Ein Leben ohne Liebe342
Eine Krone aus alter Zeit382
Grausam und brutal386
Die Sonne schien hell und warm auf die Wiese. Es war hochsommerlich warm, Schmetterlinge schwirrten über die Wiese und von fern hörte man die Rufe und das Lachen spielender Kinder.
Der alte Mann, der auf der Wiese stand, lächelte und sog die Luft tief in sich hinein. Hier schien der Krieg nicht zu existieren. Er genoss das Gefühl, hier zu stehen, in vollen Zügen. Wie lange war es her, dass er unbeschwertes Lachen gehört hatte? Wann hatte er das letzte Mal Kinder gesehen, oder war an einem friedlichen Ort gewesen? Er konnte es nicht sagen.

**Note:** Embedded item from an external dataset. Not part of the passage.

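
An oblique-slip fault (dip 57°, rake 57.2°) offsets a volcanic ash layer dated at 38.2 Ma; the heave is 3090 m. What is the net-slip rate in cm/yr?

dip-slip = heave / cos(dip) = 3090 / cos(57°) = 5673 m
net slip = dip-slip / sin(rake) = 5673 / sin(57.2°) = 6750 m
rate = 6750 m / 38.2 Ma = 0.000177 m/yr = 0.0177 cm/yr

0.0177 cm/yr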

Die Wiese, auf der er stand, lag auf einem Hügel. An dessen Fuß war ein kleines Dorf zu sehen. Er überlegte gerade, ob er hinunter gehen sollte, als ein kleines Mädchen auf ihn zu rannte. Ihre dunkelbraunen Haare waren zu zwei Zöpfen geflochten, ihre Augen strahlten in einem Dunkelgrün und ihr kleines Gesicht schien vor Freude zu glühen. Ohne ein Wort zu sagen, nahm sie ihn an der Hand und zog ihn hinter sich her, hinunter ins Dorf. Ihr Gesicht kam ihm bekannt vor, obwohl er sicher war, sie nie zuvor gesehen zu haben.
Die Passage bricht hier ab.